Foi precisamente a transformação qualitativa das instituições, mediante políticas públicas de luta contra a impunidade, pela memória, a verdade, a justiça e a reparação, que provocou a reação dos nostálgicos do terrorismo de Estado, com atos públicos que se aproximam à apologia do delito e uma campanha de ameaças a testemunhas, familiares, juízes, fiscais, advogados, funcionários e vítimas da repressão ilegal.

Nesse ínterim, a Secretaria de Direitos Humanos se apresentou como querelante em cerca de 60 causas penais por crimes de lesa-humanidade, e continuará fazendo isso. Ao mesmo tempo, a decisão das queixas particulares parece não mudar, assim como a das associações que têm importante participação nos julgamentos.

Mas, antes de tudo, na luta contra a impunidade a decisão do Estado deve ser inflexível. Isso foi expresso claramente, tanto pelo ex-presidente Néstor Kirchner quanto pela atual presidenta, Cristina Fernández de Kirchner.

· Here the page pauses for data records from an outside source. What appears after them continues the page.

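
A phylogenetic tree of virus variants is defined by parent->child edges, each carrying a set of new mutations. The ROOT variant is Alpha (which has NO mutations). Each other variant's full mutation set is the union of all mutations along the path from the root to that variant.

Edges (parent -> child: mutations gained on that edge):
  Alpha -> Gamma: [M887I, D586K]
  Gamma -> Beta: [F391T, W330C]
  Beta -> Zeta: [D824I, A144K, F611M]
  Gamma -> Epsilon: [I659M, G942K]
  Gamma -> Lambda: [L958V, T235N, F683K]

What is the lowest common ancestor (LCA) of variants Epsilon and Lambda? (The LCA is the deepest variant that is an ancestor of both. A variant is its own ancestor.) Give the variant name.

Path from root to Epsilon: Alpha -> Gamma -> Epsilon
  ancestors of Epsilon: {Alpha, Gamma, Epsilon}
Path from root to Lambda: Alpha -> Gamma -> Lambda
  ancestors of Lambda: {Alpha, Gamma, Lambda}
Common ancestors: {Alpha, Gamma}
Walk up from Lambda: Lambda (not in ancestors of Epsilon), Gamma (in ancestors of Epsilon), Alpha (in ancestors of Epsilon)
Deepest common ancestor (LCA) = Gamma

Answer: Gamma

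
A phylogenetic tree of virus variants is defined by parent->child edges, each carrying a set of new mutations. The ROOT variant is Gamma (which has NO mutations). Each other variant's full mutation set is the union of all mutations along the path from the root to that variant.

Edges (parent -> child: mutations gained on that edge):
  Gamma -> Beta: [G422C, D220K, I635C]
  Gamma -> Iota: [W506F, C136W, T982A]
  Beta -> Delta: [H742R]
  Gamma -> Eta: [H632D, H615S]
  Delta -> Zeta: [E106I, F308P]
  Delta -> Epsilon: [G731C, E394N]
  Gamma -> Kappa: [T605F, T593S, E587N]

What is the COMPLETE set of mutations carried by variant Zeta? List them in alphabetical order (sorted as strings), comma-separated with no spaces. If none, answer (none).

At Gamma: gained [] -> total []
At Beta: gained ['G422C', 'D220K', 'I635C'] -> total ['D220K', 'G422C', 'I635C']
At Delta: gained ['H742R'] -> total ['D220K', 'G422C', 'H742R', 'I635C']
At Zeta: gained ['E106I', 'F308P'] -> total ['D220K', 'E106I', 'F308P', 'G422C', 'H742R', 'I635C']

Answer: D220K,E106I,F308P,G422C,H742R,I635C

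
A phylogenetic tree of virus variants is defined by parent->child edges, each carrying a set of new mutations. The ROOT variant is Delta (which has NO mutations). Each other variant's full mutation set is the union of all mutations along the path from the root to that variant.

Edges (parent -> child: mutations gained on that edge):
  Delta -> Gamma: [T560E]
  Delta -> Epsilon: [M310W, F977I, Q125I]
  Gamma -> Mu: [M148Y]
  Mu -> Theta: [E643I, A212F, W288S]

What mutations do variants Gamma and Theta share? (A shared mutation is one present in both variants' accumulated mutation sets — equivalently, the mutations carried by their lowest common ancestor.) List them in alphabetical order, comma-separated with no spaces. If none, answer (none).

Answer: T560E

Derivation:
Accumulating mutations along path to Gamma:
  At Delta: gained [] -> total []
  At Gamma: gained ['T560E'] -> total ['T560E']
Mutations(Gamma) = ['T560E']
Accumulating mutations along path to Theta:
  At Delta: gained [] -> total []
  At Gamma: gained ['T560E'] -> total ['T560E']
  At Mu: gained ['M148Y'] -> total ['M148Y', 'T560E']
  At Theta: gained ['E643I', 'A212F', 'W288S'] -> total ['A212F', 'E643I', 'M148Y', 'T560E', 'W288S']
Mutations(Theta) = ['A212F', 'E643I', 'M148Y', 'T560E', 'W288S']
Intersection: ['T560E'] ∩ ['A212F', 'E643I', 'M148Y', 'T560E', 'W288S'] = ['T560E']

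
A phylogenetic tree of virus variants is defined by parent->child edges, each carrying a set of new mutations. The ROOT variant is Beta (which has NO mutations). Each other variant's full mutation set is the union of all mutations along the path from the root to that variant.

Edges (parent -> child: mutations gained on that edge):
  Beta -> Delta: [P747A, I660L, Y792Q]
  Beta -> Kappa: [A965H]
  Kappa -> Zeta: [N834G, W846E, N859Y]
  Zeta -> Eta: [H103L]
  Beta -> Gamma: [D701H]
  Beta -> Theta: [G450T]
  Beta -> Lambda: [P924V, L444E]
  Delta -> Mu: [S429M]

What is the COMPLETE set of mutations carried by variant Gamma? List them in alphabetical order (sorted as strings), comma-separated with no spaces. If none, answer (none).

Answer: D701H

Derivation:
At Beta: gained [] -> total []
At Gamma: gained ['D701H'] -> total ['D701H']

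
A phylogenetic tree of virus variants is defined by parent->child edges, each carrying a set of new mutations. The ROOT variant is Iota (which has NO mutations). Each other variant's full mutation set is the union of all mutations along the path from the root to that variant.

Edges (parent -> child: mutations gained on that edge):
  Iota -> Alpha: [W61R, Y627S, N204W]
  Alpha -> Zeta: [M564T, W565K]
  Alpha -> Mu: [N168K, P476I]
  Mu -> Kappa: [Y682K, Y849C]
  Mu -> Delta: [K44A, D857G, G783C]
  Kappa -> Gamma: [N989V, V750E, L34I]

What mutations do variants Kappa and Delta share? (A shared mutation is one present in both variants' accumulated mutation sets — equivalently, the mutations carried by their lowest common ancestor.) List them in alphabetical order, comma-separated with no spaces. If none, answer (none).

Answer: N168K,N204W,P476I,W61R,Y627S

Derivation:
Accumulating mutations along path to Kappa:
  At Iota: gained [] -> total []
  At Alpha: gained ['W61R', 'Y627S', 'N204W'] -> total ['N204W', 'W61R', 'Y627S']
  At Mu: gained ['N168K', 'P476I'] -> total ['N168K', 'N204W', 'P476I', 'W61R', 'Y627S']
  At Kappa: gained ['Y682K', 'Y849C'] -> total ['N168K', 'N204W', 'P476I', 'W61R', 'Y627S', 'Y682K', 'Y849C']
Mutations(Kappa) = ['N168K', 'N204W', 'P476I', 'W61R', 'Y627S', 'Y682K', 'Y849C']
Accumulating mutations along path to Delta:
  At Iota: gained [] -> total []
  At Alpha: gained ['W61R', 'Y627S', 'N204W'] -> total ['N204W', 'W61R', 'Y627S']
  At Mu: gained ['N168K', 'P476I'] -> total ['N168K', 'N204W', 'P476I', 'W61R', 'Y627S']
  At Delta: gained ['K44A', 'D857G', 'G783C'] -> total ['D857G', 'G783C', 'K44A', 'N168K', 'N204W', 'P476I', 'W61R', 'Y627S']
Mutations(Delta) = ['D857G', 'G783C', 'K44A', 'N168K', 'N204W', 'P476I', 'W61R', 'Y627S']
Intersection: ['N168K', 'N204W', 'P476I', 'W61R', 'Y627S', 'Y682K', 'Y849C'] ∩ ['D857G', 'G783C', 'K44A', 'N168K', 'N204W', 'P476I', 'W61R', 'Y627S'] = ['N168K', 'N204W', 'P476I', 'W61R', 'Y627S']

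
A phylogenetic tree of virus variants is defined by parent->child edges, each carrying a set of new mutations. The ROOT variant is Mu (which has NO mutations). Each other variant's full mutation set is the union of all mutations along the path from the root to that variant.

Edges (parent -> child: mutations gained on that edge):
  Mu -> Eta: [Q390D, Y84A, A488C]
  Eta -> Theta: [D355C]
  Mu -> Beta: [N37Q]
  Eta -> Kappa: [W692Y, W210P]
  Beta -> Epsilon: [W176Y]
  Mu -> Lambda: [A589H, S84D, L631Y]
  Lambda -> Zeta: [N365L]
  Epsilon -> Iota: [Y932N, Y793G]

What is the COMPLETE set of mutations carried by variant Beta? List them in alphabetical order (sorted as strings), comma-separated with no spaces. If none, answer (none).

At Mu: gained [] -> total []
At Beta: gained ['N37Q'] -> total ['N37Q']

Answer: N37Q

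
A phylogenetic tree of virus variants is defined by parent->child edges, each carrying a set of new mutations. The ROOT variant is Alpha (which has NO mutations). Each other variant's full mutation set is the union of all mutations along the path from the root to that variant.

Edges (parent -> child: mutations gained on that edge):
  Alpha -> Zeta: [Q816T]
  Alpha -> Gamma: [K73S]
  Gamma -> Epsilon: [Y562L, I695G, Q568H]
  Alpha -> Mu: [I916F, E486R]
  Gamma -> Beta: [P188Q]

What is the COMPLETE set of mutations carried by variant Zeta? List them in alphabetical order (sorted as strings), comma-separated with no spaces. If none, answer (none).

At Alpha: gained [] -> total []
At Zeta: gained ['Q816T'] -> total ['Q816T']

Answer: Q816T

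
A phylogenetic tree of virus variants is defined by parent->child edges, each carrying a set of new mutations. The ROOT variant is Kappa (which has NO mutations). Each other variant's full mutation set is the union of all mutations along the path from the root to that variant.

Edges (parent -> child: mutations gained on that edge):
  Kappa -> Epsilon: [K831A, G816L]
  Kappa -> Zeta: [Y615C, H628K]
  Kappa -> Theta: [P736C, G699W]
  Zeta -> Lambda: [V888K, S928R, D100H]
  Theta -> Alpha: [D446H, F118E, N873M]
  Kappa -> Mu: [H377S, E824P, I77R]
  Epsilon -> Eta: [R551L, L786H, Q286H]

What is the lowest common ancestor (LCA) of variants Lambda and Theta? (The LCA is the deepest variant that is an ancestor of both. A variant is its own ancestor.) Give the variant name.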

Do mesmo modo, parece que nada fará renunciar os vastos setores sociais que reclamam justiça e aparecem como ecos do grito “Nunca más” de uma sociedade majoritariamente disposta a olhar de frente seu terrível passado, requisito indispensável para enfrentar o grande desafio do presente: edificar um futuro mais justo e mais humano para todos.

Esse artigo foi cedido pela edição argentina de Le Monde Diplomatique.
Rodolfo Mattarollo é jurista e consultor permanente da Secretaria Nacional de Direitos Humanos da Argentina.


1 Por impunidade se entende, no direito internacional, a falta de prevenção, investigação, julgamento, castigo e reparação de graves violações dos direitos humanos e do direito internacional humanitário.
2 “Doutrina Carter”, assim se conhece a intenção de colocar os direitos humanos como elemento central da política exterior dos Estados Unidos. Foi expressa de maneira declarada e com medidas concretas. como a suspensão da cooperação militar com regimes ditatoriais.
3 Le Monde diplomatique, edição Cono Sur, Buenos Aires, janeiro de 2006.Rodolfo Mattarollo, “En Stalingrado todos tenían frío…”,
4 Emilio F. Mignone e Augusto Conte McDonnell, “Estrategia represiva de la dictadura militar”, Editorial Colihue, Buenos Aires, 2006.
5 “El Libro de El Diario del Juicio”, Ed. Perfil, Buenos Aires, 1985.
6 Citado em Beatriz Manz, “Importancia del contexto en la memoria”, em “De la Memoria a la Reconstrucción Histórica”, Asociación para el Avance de las Ciencias Sociales en Guatemala, Guatemala, 1999.
7 Essas leis de anistia encobertas, promovidas por Alfonsín depois de dois levantes militares, tentavam acabar com os julgamentos, limitando o castigo penal aos membros das juntas militares já condenados; ficavam fora do alcance dessas leis a apropriação de crianças e os delitos contra a propriedade.
8 Julgamentos sem pretensão penal, nos quais o juiz procura estabelecer a verdade do ocorrido com a vítima de uma desaparição forçada. São resultado de um acordo amistoso perante a Comissão Interamericana de Direitos Humanos no caso Carmen Aguiar de Lapacó, em 1999.
9 Acordo nº 42/08 de 29/12/08 que cria, no âmbito da Corte Suprema de Justiça da Nação, uma Unidade de Superintendência para delitos de lesa-humanidade. Esta tem por função o destaque das causas em trâmite, com faculdades para requerer informação relacionada com o avanço dos processos e com as dificuldades operativas que possam atrasar a realização dos julgamentos num tempo razoável.
10 Tal foi o caso do ex-presidente da Corte Suprema de Justiça, Julio Nazareno.